Moving on to the Buddhist concept of karma and influence of past lives on the present, Chanthol also refused to rule out the possibility that Khmer Rouge victims were in some way responsible for their treatment. “I cannot reach a firm conclusion on whether what the victims suffered during Khmer Rouge regime [1975-1979] was their Sanchita [karma] . . . Yet, I would like to clarify again that everything happens based on a process of cause and effect,” Chanthol said.

Yim Sotheary, a trauma psychiatrist who identifies as a Buddhist, said this position is “not scientifically based”, while acknowledging the emotional support deep religious belief can give to survivors. However, she said, this line of reasoning could upset traumatised patients. “I would never say that to one of my clients,” she said.

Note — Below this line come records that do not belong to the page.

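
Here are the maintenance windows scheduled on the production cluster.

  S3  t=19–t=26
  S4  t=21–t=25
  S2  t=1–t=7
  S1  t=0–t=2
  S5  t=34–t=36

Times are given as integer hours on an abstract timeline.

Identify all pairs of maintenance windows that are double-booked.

S1 & S2, S3 & S4

Sorted by start: S1, S2, S3, S4, S5.
S2 starts before S1 ends → S1 and S2 overlap.
S3 starts after S1 ends — done with S1.
S3 starts after S2 ends — done with S2.
S4 starts before S3 ends → S3 and S4 overlap.
S5 starts after S3 ends.
S5 starts after S4 ends.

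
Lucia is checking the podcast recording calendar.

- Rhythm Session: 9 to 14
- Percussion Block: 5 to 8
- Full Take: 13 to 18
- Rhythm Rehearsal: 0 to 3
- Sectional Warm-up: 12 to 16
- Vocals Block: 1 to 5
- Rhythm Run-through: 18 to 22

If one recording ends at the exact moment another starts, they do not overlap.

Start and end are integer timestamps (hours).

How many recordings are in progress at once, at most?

Sweep the timeline, counting +1 at each start and −1 at each end (ends before starts at a tie):
0 start Rhythm Rehearsal → 1
1 start Vocals Block → 2
3 end Rhythm Rehearsal → 1
5 end Vocals Block → 0
5 start Percussion Block → 1
8 end Percussion Block → 0
9 start Rhythm Session → 1
12 start Sectional Warm-up → 2
13 start Full Take → 3
14 end Rhythm Session → 2
16 end Sectional Warm-up → 1
18 end Full Take → 0
18 start Rhythm Run-through → 1
22 end Rhythm Run-through → 0
Peak is 3, at 13 (Full Take, Rhythm Session, Sectional Warm-up).

3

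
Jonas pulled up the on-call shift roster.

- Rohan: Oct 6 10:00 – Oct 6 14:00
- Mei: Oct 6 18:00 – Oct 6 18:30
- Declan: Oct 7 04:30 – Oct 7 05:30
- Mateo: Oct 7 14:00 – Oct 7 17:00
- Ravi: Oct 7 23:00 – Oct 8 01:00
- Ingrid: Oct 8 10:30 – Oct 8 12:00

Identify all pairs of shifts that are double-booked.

none

Sorted by start: Rohan, Mei, Declan, Mateo, Ravi, Ingrid.
Mei starts after Rohan ends, so Rohan has no further overlaps.
Declan starts after Mei ends, so Mei has no further overlaps.
Mateo starts after Declan ends, so Declan has no further overlaps.
Ravi starts after Mateo ends, so Mateo has no further overlaps.
Ingrid starts after Ravi ends.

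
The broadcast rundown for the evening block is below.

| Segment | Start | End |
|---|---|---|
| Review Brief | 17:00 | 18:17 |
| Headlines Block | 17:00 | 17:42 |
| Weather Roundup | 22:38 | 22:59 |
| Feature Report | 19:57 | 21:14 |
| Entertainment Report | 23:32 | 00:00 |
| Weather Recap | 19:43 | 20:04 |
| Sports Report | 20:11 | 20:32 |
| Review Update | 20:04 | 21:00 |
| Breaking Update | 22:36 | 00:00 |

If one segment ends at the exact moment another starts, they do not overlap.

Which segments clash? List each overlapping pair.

Sorted by start: Review Brief, Headlines Block, Weather Recap, Feature Report, Review Update, Sports Report, Breaking Update, Weather Roundup, Entertainment Report.
Headlines Block starts before Review Brief ends → Review Brief and Headlines Block overlap.
Weather Recap starts after Review Brief ends — done with Review Brief.
Weather Recap starts after Headlines Block ends — done with Headlines Block.
Feature Report starts before Weather Recap ends → Weather Recap and Feature Report overlap.
Review Update starts exactly when Weather Recap ends (back-to-back, no overlap) — done with Weather Recap.
Review Update starts before Feature Report ends → Feature Report and Review Update overlap.
Sports Report starts before Feature Report ends → Feature Report and Sports Report overlap.
Breaking Update starts after Feature Report ends — done with Feature Report.
Sports Report starts before Review Update ends → Review Update and Sports Report overlap.
Breaking Update starts after Review Update ends — done with Review Update.
Breaking Update starts after Sports Report ends — done with Sports Report.
Weather Roundup starts before Breaking Update ends → Breaking Update and Weather Roundup overlap.
Entertainment Report starts before Breaking Update ends → Breaking Update and Entertainment Report overlap.
Entertainment Report starts after Weather Roundup ends.

Breaking Update & Entertainment Report, Breaking Update & Weather Roundup, Feature Report & Review Update, Feature Report & Sports Report, Feature Report & Weather Recap, Headlines Block & Review Brief, Review Update & Sports Report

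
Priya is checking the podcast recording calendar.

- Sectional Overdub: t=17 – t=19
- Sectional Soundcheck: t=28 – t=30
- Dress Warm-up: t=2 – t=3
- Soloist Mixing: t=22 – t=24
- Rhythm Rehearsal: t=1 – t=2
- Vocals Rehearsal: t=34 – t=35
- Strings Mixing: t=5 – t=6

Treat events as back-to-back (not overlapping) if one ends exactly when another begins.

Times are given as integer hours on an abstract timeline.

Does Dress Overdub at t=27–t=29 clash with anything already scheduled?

Rhythm Rehearsal: ends t=2 at or before Dress Overdub starts t=27 → clear.
Dress Warm-up: ends t=3 at or before Dress Overdub starts t=27 → clear.
Strings Mixing: ends t=6 at or before Dress Overdub starts t=27 → clear.
Sectional Overdub: ends t=19 at or before Dress Overdub starts t=27 → clear.
Soloist Mixing: ends t=24 at or before Dress Overdub starts t=27 → clear.
Sectional Soundcheck: starts t=28 before Dress Overdub ends t=29, and ends t=30 after Dress Overdub starts t=27 → overlap.
Vocals Rehearsal: starts t=34 at or after Dress Overdub ends t=29 → clear.
Dress Overdub overlaps Sectional Soundcheck.

Yes — it overlaps Sectional Soundcheck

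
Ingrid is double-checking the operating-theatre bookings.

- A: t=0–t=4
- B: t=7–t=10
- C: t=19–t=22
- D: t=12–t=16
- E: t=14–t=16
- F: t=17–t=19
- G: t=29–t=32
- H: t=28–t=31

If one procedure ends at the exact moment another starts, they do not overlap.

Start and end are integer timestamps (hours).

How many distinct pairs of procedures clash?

Sorted by start: A, B, D, E, F, C, H, G.
B starts after A ends; A is clear from here.
D starts after B ends; B is clear from here.
E starts before D ends → D and E overlap.
F starts after D ends; D is clear from here.
F starts after E ends; E is clear from here.
C starts exactly when F ends (back-to-back, no overlap); F is clear from here.
H starts after C ends; C is clear from here.
G starts before H ends → H and G overlap.
Overlapping pairs: D & E, G & H — 2 in total.

2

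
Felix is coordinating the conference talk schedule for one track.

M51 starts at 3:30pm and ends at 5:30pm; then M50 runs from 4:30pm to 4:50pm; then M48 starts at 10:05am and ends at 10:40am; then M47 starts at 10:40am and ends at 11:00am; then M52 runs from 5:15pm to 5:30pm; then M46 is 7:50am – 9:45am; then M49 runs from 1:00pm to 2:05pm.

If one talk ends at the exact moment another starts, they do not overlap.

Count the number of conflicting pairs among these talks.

Sorted by start: M46, M48, M47, M49, M51, M50, M52.
M48 starts after M46 ends, so nothing later overlaps M46 either.
M47 starts exactly when M48 ends (back-to-back, no overlap), so nothing later overlaps M48 either.
M49 starts after M47 ends, so nothing later overlaps M47 either.
M51 starts after M49 ends, so nothing later overlaps M49 either.
M50 starts before M51 ends → M51 and M50 overlap.
M52 starts before M51 ends → M51 and M52 overlap.
M52 starts after M50 ends.
Overlapping pairs: M50 & M51, M51 & M52 — 2 in total.

2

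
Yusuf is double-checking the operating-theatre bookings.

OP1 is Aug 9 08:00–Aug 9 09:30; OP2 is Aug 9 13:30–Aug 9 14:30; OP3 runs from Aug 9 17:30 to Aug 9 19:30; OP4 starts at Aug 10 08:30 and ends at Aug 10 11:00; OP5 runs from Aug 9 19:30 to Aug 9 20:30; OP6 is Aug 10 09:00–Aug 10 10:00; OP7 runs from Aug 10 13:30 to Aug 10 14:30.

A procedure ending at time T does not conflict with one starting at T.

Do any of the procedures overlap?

Sorted by start: OP1, OP2, OP3, OP5, OP4, OP6, OP7.
OP2 starts after OP1 ends, so OP1 has no further overlaps.
OP3 starts after OP2 ends, so OP2 has no further overlaps.
OP5 starts exactly when OP3 ends (back-to-back, no overlap), so OP3 has no further overlaps.
OP4 starts after OP5 ends, so OP5 has no further overlaps.
OP6 starts before OP4 ends → OP4 and OP6 overlap.
That's a conflict, so the schedule is not conflict-free.

Yes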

The new edition of the monograph also includes Inger Agger’s 2015 article Transcultural Psychiatry, in which she identifies Buddhism as a legitimate coping mechanism for victims, but warns that Western scholars must begin analysing trauma through Cambodians’ own cultural perspectives. “Over the last 20 years, Buddhism has gradually reemerged, and many Cambodians pin their hopes on Buddhism helping them to cope with the past and restore ‘moral order’,” she wrote.

Noting that trauma didn’t end with the regime, she also maintains the death of loved ones is a source of continued daily disturbance because “it is widely believed that the spirits of those who die a violent death may be unable to find peace”.